La signature avec l’outil du noyau scripts/sign-file est une méthode fiable ; le script fait partie du build du noyau et utilise une clé privée (pem) plus le certificat.

Shell
# Signieren eines Moduls (Host-seitig)
KERNEL_DIR=/lib/modules/$(uname -r)/build
${KERNEL_DIR}/scripts/sign-file sha256 /root/mok.priv /root/mok.pem /lib/modules/$(uname -r)/extra/mydriver.ko
# Modul prüfen
modinfo /lib/modules/$(uname -r)/extra/mydriver.ko | egrep -i "sign|sig_hash" || true
# MOK Import (queued - enrollment beim nächsten Reboot erforderlich)
mokutil --import /root/mok.der

Pourquoi cela fonctionne : le noyau vérifie au chargement le checksum signé. Si aucun certificat valable n’est présent dans le firmware/MOK, le chargement est refusé.
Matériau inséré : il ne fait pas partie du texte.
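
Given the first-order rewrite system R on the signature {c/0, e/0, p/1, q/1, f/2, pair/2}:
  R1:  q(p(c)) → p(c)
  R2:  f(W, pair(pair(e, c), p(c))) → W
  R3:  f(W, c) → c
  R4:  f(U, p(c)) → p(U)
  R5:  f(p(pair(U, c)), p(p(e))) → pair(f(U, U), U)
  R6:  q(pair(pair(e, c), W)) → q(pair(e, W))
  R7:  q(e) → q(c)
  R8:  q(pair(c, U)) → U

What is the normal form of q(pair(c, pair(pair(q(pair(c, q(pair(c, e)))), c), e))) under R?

1. q(pair(c, pair(pair(q(pair(c, q(pair(c, e)))), c), e)))  →  pair(pair(q(pair(c, q(pair(c, e)))), c), e)   [R8 at ε]
2. pair(pair(q(pair(c, q(pair(c, e)))), c), e)  →  pair(pair(q(pair(c, e)), c), e)   [R8 at 1.1]
3. pair(pair(q(pair(c, e)), c), e)  →  pair(pair(e, c), e)   [R8 at 1.1]

pair(pair(e, c), e)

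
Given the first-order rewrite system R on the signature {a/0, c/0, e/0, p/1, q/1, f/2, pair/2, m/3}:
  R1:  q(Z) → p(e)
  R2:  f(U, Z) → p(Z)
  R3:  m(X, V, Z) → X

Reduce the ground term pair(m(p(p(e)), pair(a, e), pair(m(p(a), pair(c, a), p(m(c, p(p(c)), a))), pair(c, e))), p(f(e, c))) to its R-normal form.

pair(p(p(e)), p(p(c)))

1. pair(m(p(p(e)), pair(a, e), pair(m(p(a), pair(c, a), p(m(c, p(p(c)), a))), pair(c, e))), p(f(e, c)))  →  pair(p(p(e)), p(f(e, c)))   [R3 at 1]
2. pair(p(p(e)), p(f(e, c)))  →  pair(p(p(e)), p(p(c)))   [R2 at 2.1]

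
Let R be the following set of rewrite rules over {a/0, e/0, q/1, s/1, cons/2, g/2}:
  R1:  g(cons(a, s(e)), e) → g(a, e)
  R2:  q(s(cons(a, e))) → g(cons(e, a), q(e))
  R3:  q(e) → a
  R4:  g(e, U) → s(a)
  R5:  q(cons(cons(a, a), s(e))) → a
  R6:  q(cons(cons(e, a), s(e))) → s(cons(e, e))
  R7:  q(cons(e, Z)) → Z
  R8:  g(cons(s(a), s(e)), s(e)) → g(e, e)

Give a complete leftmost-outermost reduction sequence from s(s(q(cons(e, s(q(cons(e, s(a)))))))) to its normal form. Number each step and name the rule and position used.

s(s(s(s(a))))

1. s(s(q(cons(e, s(q(cons(e, s(a))))))))  →  s(s(s(q(cons(e, s(a))))))   [R7 at 1.1]
2. s(s(s(q(cons(e, s(a))))))  →  s(s(s(s(a))))   [R7 at 1.1.1]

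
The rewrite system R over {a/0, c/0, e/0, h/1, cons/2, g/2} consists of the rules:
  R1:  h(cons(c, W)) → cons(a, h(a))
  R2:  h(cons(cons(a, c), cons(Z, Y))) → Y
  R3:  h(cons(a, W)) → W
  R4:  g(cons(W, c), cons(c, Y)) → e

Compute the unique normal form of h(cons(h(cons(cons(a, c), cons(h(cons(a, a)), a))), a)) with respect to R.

a

1. h(cons(h(cons(cons(a, c), cons(h(cons(a, a)), a))), a))  →  h(cons(a, a))   [R2 at 1.1]
2. h(cons(a, a))  →  a   [R3 at ε]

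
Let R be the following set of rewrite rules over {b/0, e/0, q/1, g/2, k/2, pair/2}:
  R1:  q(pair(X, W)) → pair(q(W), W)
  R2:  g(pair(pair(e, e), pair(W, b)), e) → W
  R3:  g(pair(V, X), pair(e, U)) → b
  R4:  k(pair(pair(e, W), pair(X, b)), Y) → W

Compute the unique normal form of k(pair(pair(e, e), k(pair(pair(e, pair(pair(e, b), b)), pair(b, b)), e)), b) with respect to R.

1. k(pair(pair(e, e), k(pair(pair(e, pair(pair(e, b), b)), pair(b, b)), e)), b)  →  k(pair(pair(e, e), pair(pair(e, b), b)), b)   [R4 at 1.2]
2. k(pair(pair(e, e), pair(pair(e, b), b)), b)  →  e   [R4 at ε]

e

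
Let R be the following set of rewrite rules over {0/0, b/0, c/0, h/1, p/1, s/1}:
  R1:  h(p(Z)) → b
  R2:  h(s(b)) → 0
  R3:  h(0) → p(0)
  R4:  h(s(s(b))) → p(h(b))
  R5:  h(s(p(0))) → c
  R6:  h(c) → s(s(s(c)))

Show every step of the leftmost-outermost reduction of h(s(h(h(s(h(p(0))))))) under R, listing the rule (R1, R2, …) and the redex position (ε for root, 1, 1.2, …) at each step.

c

1. h(s(h(h(s(h(p(0)))))))  →  h(s(h(h(s(b)))))   [R1 at 1.1.1.1.1]
2. h(s(h(h(s(b)))))  →  h(s(h(0)))   [R2 at 1.1.1]
3. h(s(h(0)))  →  h(s(p(0)))   [R3 at 1.1]
4. h(s(p(0)))  →  c   [R5 at ε]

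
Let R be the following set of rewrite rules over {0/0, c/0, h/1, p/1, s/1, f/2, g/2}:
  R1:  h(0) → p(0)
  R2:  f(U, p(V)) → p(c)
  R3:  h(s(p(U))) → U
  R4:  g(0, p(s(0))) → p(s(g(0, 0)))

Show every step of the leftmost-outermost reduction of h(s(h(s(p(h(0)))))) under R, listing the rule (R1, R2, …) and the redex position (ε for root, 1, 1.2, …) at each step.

1. h(s(h(s(p(h(0))))))  →  h(s(h(0)))   [R3 at 1.1]
2. h(s(h(0)))  →  h(s(p(0)))   [R1 at 1.1]
3. h(s(p(0)))  →  0   [R3 at ε]

0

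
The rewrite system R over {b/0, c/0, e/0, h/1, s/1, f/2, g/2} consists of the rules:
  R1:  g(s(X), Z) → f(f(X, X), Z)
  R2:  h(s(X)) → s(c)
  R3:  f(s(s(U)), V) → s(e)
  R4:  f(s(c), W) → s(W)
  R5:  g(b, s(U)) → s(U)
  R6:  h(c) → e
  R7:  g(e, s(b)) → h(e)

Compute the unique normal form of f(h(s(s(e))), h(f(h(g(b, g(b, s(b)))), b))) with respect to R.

1. f(h(s(s(e))), h(f(h(g(b, g(b, s(b)))), b)))  →  f(s(c), h(f(h(g(b, g(b, s(b)))), b)))   [R2 at 1]
2. f(s(c), h(f(h(g(b, g(b, s(b)))), b)))  →  s(h(f(h(g(b, g(b, s(b)))), b)))   [R4 at ε]
3. s(h(f(h(g(b, g(b, s(b)))), b)))  →  s(h(f(h(g(b, s(b))), b)))   [R5 at 1.1.1.1.2]
4. s(h(f(h(g(b, s(b))), b)))  →  s(h(f(h(s(b)), b)))   [R5 at 1.1.1.1]
5. s(h(f(h(s(b)), b)))  →  s(h(f(s(c), b)))   [R2 at 1.1.1]
6. s(h(f(s(c), b)))  →  s(h(s(b)))   [R4 at 1.1]
7. s(h(s(b)))  →  s(s(c))   [R2 at 1]

s(s(c))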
Échecs typiques : la clé n’a jamais été enrollée ou le procédé de signature n’est pas compatible (p.ex. algorithme de hachage incorrect).

Revert rapide — runbooks pour trois scénarios réels

Scénario A : hôte démarre, fonction manquante (p. ex. réseau ou stockage)

  1. Délimiter les symptômes (ip link, lsblk, dmesg).
  2. Vérifier l’état du module (lsmod, modinfo).
  3. Si le mauvais module est actif : blacklist temporaire ou modprobe -r et modprobe en sens inverse.
  4. Si le démarrage précoce est concerné : reconstruire l’initramfs et redémarrer.
Shell
# Prüfbeispiele
ip link show || true
lsmod | egrep "mydriver|alternativedriver" || true
journalctl -k -b --no-pager | tail -n 200
# Temporäre Blacklist (erzwungenes Entfernen)
echo "blacklist newdriver" > /etc/modprobe.d/99-blacklist-newdriver.conf
# Modul entfernen und altes laden
modprobe -r newdriver || true
modprobe -v mydriver || true

Scénario B : l’hôte reste dans l’initramfs ou le root n’est pas montable

Options rapides : basculer le chargeur de démarrage sur un noyau plus ancien (si disponible) ou booter sur une ISO/Kernel de rescue, monter le root, réparer le module/signature/initramfs. Assurez-vous de savoir comment modifier les entrées de boot Grub/EFI ou définir une image de démarrage temporaire.

Shell
# Grub: Default setzen und Update
grub-set-default "Advanced options for Ubuntu>Ubuntu, with Linux 5.15.0-46-generic"
update-grub
# EFI: Bootreihenfolge prüfen und setzen
efibootmgr -v
# Beispiel: Bootnummer 0002 an erste Stelle
efibootmgr -o 0002,0000,0001

Alternative pour des tests plus rapides : kexec (charge un nouveau noyau sans redémarrage firmware). Attention : kexec échoue si les problèmes d’initramfs ne se manifestent qu’après un redémarrage complet.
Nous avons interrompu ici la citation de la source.